The intent of this page is to show conceptually how to convert a Graphcore model to run on Distributed Data Parallel using PopDist. It is not necessary to convert CosmicTagger because it has already been converted and is located at CosmicTagger on the GraphcoreDDP branch. The original is located at CosmicTagger.

Run Model on CPU

The first step to converting a model is to verify that it runs on the CPU. This step has been verified for CosmicTagger.

Starter Code

You may use the code at CosmicTagger on the Graphcore branch.

Trainer.py

Edit src/utils/torch/trainer.py.

Import Poplar Packages

PopTorch is Graphcore's extension of PyTorch.

PopDist is Graphcore's distributed processing package.

Import poptorch and popdist at the top of the file.

try:
    import poptorch
    import popdist
    import popdist.poptorch
except:
    pass

Initialization

Initialize popdist for distributed computing.

Establish a class variable name instance.
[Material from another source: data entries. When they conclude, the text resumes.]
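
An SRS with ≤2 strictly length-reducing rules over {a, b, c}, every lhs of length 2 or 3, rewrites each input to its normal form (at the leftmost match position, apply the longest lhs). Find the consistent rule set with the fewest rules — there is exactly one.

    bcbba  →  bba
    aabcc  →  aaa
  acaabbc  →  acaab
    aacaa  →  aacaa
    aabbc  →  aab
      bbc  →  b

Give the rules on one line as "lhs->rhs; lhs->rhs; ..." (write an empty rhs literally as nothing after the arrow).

bc->; bcc->a

  | bcbba => bba
  | aabcc => aaa
  | acaabbc => acaab
  | aacaa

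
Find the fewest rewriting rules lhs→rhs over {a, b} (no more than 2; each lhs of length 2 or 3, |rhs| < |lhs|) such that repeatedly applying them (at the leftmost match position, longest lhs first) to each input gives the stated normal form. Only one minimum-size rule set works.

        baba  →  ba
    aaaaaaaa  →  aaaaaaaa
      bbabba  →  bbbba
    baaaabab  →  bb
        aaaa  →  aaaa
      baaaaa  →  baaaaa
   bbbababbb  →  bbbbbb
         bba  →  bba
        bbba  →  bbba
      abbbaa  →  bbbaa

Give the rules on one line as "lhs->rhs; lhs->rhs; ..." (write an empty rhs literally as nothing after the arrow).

ab->b; aba->a

  | baba => ba
  | aaaaaaaa
  | bbabba => bbbba
  | baaaabab => baaaab => baaab => baab => bab => bb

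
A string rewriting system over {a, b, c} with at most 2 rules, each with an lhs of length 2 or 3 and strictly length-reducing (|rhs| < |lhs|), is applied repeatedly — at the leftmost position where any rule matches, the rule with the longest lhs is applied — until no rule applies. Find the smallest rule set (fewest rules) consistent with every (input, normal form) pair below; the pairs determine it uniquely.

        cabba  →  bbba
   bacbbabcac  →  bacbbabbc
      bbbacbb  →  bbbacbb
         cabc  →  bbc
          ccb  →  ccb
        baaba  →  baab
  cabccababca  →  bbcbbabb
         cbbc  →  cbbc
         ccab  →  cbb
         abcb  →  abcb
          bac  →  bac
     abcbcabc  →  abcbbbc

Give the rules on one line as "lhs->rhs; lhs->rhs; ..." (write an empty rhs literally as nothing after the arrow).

aba->ab; ca->b

  | cabba => bbba
  | bacbbabcac => bacbbabbc
  | bbbacbb
  | cabc => bbc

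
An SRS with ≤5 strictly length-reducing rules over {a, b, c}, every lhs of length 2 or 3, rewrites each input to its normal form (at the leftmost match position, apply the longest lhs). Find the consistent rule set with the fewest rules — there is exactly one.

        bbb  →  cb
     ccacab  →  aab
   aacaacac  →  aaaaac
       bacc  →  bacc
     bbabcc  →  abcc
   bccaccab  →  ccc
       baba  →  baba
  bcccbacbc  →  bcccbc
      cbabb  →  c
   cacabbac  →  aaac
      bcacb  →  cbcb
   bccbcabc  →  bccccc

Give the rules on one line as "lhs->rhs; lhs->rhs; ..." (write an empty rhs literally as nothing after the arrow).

bb->c; bca->cb; ca->a; cba->

  | bbb => cb
  | ccacab => cacab => acab => aab
  | aacaacac => aaaacac => aaaaac
  | bacc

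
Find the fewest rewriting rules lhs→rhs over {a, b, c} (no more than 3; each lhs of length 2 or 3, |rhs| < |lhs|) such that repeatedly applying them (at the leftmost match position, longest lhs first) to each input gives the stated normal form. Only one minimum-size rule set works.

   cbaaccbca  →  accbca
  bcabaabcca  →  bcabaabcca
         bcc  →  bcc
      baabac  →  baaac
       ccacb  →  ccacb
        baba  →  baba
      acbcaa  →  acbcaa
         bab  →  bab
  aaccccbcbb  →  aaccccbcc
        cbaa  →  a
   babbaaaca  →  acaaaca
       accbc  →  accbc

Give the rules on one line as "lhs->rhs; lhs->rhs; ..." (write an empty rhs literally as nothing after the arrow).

  | cbaaccbca => accbca
  | bcabaabcca
  | bcc
  | baabac => baaac

bac->ac; bb->c; cba->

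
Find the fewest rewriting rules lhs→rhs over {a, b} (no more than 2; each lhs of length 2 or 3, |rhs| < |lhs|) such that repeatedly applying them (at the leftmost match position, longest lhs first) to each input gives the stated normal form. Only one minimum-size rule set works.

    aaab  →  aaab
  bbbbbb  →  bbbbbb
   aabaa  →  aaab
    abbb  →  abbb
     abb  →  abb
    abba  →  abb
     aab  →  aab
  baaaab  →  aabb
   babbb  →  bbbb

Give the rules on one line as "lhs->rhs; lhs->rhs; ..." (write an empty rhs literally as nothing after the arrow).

  | aaab
  | bbbbbb
  | aabaa => aaab
  | abbb

ba->b; baa->ab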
This is used to differentiate between different model instances that will be saved.

Add the following line at the bottom of init().
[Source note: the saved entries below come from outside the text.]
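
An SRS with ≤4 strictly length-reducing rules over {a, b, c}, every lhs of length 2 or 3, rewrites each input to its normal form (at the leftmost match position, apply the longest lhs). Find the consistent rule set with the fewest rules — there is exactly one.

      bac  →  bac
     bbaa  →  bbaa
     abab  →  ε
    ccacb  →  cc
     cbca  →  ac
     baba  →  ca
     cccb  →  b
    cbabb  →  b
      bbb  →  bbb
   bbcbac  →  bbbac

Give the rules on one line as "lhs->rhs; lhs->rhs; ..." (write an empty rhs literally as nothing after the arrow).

  | bac
  | bbaa
  | abab => ab => ε
  | ccacb => ccab => cc

ab->; bab->c; bca->ac; cb->b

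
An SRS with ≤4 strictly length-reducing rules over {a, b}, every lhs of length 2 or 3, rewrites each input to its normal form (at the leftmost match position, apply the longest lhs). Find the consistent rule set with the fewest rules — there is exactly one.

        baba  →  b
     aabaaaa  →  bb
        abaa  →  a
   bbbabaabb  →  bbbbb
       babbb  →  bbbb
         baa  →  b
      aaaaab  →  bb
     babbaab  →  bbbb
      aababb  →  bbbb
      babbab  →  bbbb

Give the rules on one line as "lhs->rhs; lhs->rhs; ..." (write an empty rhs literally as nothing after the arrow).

  | baba => b
  | aabaaaa => bbaaaa => bbaa => bb
  | abaa => a
  | bbbabaabb => bbbabb => bbbbb

aa->b; ab->b; aba->; baa->b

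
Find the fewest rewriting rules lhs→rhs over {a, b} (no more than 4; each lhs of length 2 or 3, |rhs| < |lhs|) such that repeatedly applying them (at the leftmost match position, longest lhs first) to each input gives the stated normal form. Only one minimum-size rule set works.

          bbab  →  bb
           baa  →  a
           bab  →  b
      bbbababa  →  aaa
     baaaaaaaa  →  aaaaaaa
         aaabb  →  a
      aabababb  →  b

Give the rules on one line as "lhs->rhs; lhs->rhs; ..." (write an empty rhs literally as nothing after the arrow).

aab->a; ab->b; ba->; bbb->aa

  | bbab => bb
  | baa => a
  | bab => b
  | bbbababa => aaababa => aaaba => aaa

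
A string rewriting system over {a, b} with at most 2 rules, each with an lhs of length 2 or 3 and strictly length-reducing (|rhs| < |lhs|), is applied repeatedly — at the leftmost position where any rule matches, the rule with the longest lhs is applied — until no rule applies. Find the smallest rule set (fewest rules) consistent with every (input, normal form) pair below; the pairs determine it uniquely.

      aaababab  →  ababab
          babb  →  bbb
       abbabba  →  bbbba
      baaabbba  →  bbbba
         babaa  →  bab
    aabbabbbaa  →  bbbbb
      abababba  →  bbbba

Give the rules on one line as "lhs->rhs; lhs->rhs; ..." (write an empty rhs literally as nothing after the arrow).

aa->; abb->bb

  | aaababab => ababab
  | babb => bbb
  | abbabba => bbabba => bbbba
  | baaabbba => babbba => bbbba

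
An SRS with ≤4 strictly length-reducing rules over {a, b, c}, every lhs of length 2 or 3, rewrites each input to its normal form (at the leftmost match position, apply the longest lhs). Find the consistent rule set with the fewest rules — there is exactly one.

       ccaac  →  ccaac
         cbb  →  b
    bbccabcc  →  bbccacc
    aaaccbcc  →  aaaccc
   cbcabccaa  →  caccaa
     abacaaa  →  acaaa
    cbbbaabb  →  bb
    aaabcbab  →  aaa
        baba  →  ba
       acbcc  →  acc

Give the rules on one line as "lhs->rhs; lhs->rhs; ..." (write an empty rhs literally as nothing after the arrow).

ab->; abc->ac; cb->

  | ccaac
  | cbb => b
  | bbccabcc => bbccacc
  | aaaccbcc => aaaccc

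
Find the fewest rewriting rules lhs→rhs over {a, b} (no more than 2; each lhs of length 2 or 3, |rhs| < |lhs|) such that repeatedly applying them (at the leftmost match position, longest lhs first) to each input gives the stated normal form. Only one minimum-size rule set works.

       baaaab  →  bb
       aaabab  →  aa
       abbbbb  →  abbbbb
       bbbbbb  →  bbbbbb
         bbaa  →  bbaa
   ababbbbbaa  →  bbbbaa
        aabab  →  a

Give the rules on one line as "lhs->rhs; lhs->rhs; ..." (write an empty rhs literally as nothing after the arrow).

  | baaaab => baab => bb
  | aaabab => abab => aa
  | abbbbb
  | bbbbbb

aab->b; bab->a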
        if self.args.run.compute_mode == ComputeMode.IPU and popdist.isPopdistEnvSet():
            popdist.init()
            self._instance = popdist.getInstanceIndex()
        else:
            self._instance = 0

Use Instance Variable

Use the instance variable for the model file name.

Find def get_model_filepath.

Change:

        name = file_path + 'model-{}.ckpt'.format(self._global_step)

To:

        name = file_path + f'model-{self._global_step}-{self._instance}.ckpt'

Establish Logging Method

Add a helper function to log data at the bottom of the file.
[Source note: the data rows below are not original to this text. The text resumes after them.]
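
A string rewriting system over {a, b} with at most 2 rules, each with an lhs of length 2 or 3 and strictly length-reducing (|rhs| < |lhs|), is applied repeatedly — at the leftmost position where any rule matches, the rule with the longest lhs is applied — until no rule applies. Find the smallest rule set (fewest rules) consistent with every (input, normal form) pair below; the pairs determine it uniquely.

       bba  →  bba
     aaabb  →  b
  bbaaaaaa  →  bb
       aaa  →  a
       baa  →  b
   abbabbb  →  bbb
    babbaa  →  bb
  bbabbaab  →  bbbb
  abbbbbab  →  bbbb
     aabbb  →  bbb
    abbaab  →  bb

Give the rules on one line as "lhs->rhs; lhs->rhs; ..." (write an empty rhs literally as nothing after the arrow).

aa->; ab->

  | bba
  | aaabb => abb => b
  | bbaaaaaa => bbaaaa => bbaa => bb
  | aaa => a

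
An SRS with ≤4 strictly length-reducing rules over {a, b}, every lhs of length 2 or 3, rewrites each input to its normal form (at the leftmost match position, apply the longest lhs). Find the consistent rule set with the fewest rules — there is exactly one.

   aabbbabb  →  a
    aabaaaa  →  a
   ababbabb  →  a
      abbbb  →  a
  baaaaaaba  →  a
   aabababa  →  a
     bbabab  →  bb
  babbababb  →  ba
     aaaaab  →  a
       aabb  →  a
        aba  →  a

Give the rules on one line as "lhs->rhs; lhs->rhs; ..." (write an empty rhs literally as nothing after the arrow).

  | aabbbabb => abbbabb => abbabb => ababb => aabb => abb => ab => a
  | aabaaaa => abaaaa => aaaaa => aaaa => aaa => aa => a
  | ababbabb => aabbabb => abbabb => ababb => aabb => abb => ab => a
  | abbbb => abbb => abb => ab => a

aa->a; ab->a; baa->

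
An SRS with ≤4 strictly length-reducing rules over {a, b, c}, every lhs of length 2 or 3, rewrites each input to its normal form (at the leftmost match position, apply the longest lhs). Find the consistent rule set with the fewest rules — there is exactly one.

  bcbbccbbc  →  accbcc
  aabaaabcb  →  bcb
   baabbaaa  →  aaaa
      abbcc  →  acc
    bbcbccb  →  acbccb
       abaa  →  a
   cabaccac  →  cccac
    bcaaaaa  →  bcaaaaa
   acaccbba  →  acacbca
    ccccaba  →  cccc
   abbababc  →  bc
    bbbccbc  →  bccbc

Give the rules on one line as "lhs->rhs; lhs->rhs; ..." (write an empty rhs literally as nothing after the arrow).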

    def log_in_single_instance(self, string):
        if self.args.run.compute_mode == ComputeMode.IPU:
            if not popdist.isPopdistEnvSet() or popdist.getInstanceIndex() == 0:
                logging.info(string)
        else:
            logging.info(string)

Update Init_network()

PopTorch has an Option() method which returns values that get passed to poptorch.trainingModel. The returned values are stored in opts in this example.

Find:

        if self.args.run.compute_mode == ComputeMode.IPU:
            if self.is_training():
                opts = poptorch.Options()
                self._net = poptorch.trainingModel(self._net, opts, optimizer=torch.optim.SGD(self._net.parameters(), lr=1e-3))
            else:
                self._net = poptorch.inferenceModel(self._net)

Replace it with:

        if self.args.run.compute_mode == ComputeMode.IPU:
            if popdist.isPopdistEnvSet():
                opts = popdist.poptorch.Options()
                # When using the dataloader with 'auto_distributed_partitioning=True'
                # and 'shuffle=True' we must set the random seed to ensure that tensors
                # are in the same order in all processes.
                opts.randomSeed(42)
                # Replication factor is already set via PopRun so
                # we ignore 'args.num_replicas'.
                logging.info(f"Num of local replicas: {popdist.getNumLocalReplicas()}")
            else:
                opts = poptorch.Options()
                opts.replicationFactor(self.args.num_replicas)

            if self.is_training():
                self._net = poptorch.trainingModel(self._net, opts, optimizer=torch.optim.SGD(self._net.parameters(), lr=1e-3))
            else:
                self._net = poptorch.inferenceModel(self._net)

Run The Code

See instructions in README_GRAPHCORE.md.